Com o seu regresso a Portugal, os Critical Point deram por terminada a tour europeia que haviam iniciado a 4 de Novembro. Os algarvios são de uma espécie que parece já extinta em Portugal. Youth Crew clássico, sem merdas, de orientação posi e muito vegan straight edge pride. A verdade é, já não se fazem bandas assim. Uma banda que vive bastante do spoken word, com palavras sempre bastante conscientes. Os Critical Point apresentaram um set pautado por músicas da sua demo, do seu EP “Trial & Error” e ainda uma cover de Mainstrike e Judge que, “se algum straight não conhecer, se deve envergonhar”. A banda parece ir recebendo o mais que merecido reconhecimento do público – que ajudou acanhadamente o vocalista Rafael Madeira. Esta é uma banda cujos membros já muito deram ao hardcore português e uma das razões pelo qual o mesmo subsiste e acontece frequentemente em várias zonas do país.
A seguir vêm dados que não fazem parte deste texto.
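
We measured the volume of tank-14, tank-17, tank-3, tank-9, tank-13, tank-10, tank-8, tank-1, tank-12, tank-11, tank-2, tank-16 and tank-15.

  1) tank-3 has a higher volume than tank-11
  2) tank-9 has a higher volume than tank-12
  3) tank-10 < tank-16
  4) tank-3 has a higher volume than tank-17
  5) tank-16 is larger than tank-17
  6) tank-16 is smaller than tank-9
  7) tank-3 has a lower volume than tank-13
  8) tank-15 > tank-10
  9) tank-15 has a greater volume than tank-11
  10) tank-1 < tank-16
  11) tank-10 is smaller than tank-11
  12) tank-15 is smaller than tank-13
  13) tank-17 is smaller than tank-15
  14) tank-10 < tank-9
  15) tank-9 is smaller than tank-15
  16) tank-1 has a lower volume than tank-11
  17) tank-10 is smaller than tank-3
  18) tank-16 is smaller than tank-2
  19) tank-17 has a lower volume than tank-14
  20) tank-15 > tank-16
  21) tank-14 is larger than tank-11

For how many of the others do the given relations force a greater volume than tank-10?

From tank-10 the given relations immediately reach tank-11, tank-16, tank-9, tank-3, tank-15.
From those, tank-13, tank-2, tank-14 — 8 in total.
No other element is forced above tank-10 by the given relations, so the count is 8.

8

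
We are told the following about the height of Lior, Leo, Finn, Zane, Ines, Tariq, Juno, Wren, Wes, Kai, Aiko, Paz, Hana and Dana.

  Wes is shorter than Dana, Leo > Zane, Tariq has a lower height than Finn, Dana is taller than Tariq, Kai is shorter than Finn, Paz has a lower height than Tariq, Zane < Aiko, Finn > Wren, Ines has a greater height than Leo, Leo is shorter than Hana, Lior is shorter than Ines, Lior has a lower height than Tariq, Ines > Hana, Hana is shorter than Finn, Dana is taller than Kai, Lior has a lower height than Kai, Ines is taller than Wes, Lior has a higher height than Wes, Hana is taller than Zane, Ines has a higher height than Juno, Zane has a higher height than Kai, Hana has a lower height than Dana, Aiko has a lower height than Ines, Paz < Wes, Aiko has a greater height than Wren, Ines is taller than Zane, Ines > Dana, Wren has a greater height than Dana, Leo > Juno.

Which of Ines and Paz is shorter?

Paz < Wes and Wes < Lior give Paz < Lior.
Then Lior < Kai extends the chain to Kai.
With Kai < Zane: Paz < Wes < Lior < Kai < Zane.
Then Zane < Leo extends the chain to Leo.
Then Leo < Hana extends the chain to Hana.
Then Hana < Dana extends the chain to Dana.
Then Dana < Wren extends the chain to Wren.
Then Wren < Aiko extends the chain to Aiko.
With Aiko < Ines: Paz < Wes < Lior < Kai < Zane < Leo < Hana < Dana < Wren < Aiko < Ines.
So Paz < Ines; Paz is the shorter of the two.

Paz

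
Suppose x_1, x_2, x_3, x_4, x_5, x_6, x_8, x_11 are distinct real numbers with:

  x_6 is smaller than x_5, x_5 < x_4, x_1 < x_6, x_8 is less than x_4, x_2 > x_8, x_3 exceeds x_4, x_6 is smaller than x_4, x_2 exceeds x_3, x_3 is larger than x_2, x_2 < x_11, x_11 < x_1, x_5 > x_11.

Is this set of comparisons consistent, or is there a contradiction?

inconsistent

We have x_3 < x_2 stated directly, yet also x_2 < x_11 < x_1 < x_6 < x_5 < x_4 < x_3 by chaining the others — so x_2 < x_3. Contradiction.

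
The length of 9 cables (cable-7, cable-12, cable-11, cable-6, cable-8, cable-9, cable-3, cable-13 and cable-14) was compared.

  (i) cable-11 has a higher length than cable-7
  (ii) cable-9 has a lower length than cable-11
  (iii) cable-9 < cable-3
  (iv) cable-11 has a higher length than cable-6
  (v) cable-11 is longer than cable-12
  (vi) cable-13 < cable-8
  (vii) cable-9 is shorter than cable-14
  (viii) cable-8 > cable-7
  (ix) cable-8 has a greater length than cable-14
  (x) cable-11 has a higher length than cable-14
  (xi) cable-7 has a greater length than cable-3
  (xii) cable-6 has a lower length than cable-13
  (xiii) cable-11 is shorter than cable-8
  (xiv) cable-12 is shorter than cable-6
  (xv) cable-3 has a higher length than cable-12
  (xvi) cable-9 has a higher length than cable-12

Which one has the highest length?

Chaining downward from cable-8: directly below it, cable-13, cable-7, cable-14, cable-11; then cable-12, cable-9, cable-6, cable-3.
That covers every other element, and nothing is given above cable-8, so cable-8 is the highest length.

cable-8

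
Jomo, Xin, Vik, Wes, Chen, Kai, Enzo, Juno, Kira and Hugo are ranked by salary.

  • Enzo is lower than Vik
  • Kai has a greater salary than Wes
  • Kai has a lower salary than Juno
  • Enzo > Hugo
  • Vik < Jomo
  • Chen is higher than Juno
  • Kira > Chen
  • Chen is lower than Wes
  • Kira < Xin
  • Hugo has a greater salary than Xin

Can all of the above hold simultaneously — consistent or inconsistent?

Chaining the given relations yields Wes < Kai < Juno < Chen, so Wes < Chen. But one relation states Chen < Wes. These cannot both hold.

inconsistent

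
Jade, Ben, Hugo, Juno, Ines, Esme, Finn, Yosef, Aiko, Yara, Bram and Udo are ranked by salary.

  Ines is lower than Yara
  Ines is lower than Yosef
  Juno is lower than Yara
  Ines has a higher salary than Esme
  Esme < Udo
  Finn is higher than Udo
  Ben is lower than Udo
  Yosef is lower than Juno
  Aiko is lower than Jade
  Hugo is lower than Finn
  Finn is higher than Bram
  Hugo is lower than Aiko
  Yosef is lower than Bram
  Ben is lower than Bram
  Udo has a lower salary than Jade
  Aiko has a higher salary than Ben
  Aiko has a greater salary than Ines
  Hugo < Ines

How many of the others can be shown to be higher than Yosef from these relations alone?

The elements the relations force above Yosef are Juno, Yara, Bram, Finn — no chain reaches any other.
That is 4.

4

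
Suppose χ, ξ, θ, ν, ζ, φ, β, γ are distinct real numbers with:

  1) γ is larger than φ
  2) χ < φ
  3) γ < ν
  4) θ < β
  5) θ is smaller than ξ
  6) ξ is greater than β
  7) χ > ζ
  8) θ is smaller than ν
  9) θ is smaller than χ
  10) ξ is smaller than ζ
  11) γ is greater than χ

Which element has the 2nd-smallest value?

β

The consecutive relations fix a unique order: θ < β < ξ < ζ < χ < φ < γ < ν.
Counting 2 from the smallest end gives β.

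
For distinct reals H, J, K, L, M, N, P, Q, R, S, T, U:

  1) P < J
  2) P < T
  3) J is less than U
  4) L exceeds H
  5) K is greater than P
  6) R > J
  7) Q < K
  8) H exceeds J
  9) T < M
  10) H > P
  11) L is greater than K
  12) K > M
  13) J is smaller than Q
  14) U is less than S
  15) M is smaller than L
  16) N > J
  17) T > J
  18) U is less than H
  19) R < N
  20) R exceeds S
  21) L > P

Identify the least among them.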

Algo que, não fora a qualidade da banda, deveria ser garante, por si só, de grande respeito e reconhecimento.

De regresso à zona de Lisboa, estavam os Step Back! Que ficaram encarregues de encerrar a tarde de concertos no Montijo. Limitado fisicamente, o vocalista da banda foi pedindo a adesão do público, desde que não se lhe tocasse em zonas sensíveis. Pelo menos, de forma agressiva, não sabendo qual a reacção que adviria de um toque mais carinhoso. Mas ninguém queria que houvessem “stitches out” que não somente musicais e, quanto a isso, tarefa cumprida. Numa palavra, o concerto dos Step Back! É groove. Uma voz super versátil e, como disse, groovy as fuck, colorida por riffs e mais riffs, aos quais parece, ainda assim, carecer de um outro acompanhamento a nível de guitarra. A banda foi apresentando um set bastante concorrido, de especial incidência sobre músicas mais recentes, ao qual não faltou uma fidelíssima cover de Cro-Mags (“World Peace”). Espera-se agora que os mercados financeiros melhorem para que a banda tenha viabilidade económica para se lançar na gravação de novos temas e um novo registo, quiçá, um longa duração.

Concertos como estes do Montijo são o exemplo da preserverança, do amor pelo hardcore e pela cena local, do empreendedorismo e do dinamismo que pessoas como o Filipe e o Fábio. E são também exemplos da importância que o “support your local scene” tem em pequenas cenas underground como Portugal. O repto que aqui deixamos, é o de apoiarem os Filipes e os Fábios da vossa terra. O hardcore não existe só nos grandes centros e nas bandas estrangeiras. O 4theKids só pode agradecer que concertos deste género vão continuando a acontecer pelo país, mesmo que não tenhamos a possibilidade de os frequentar.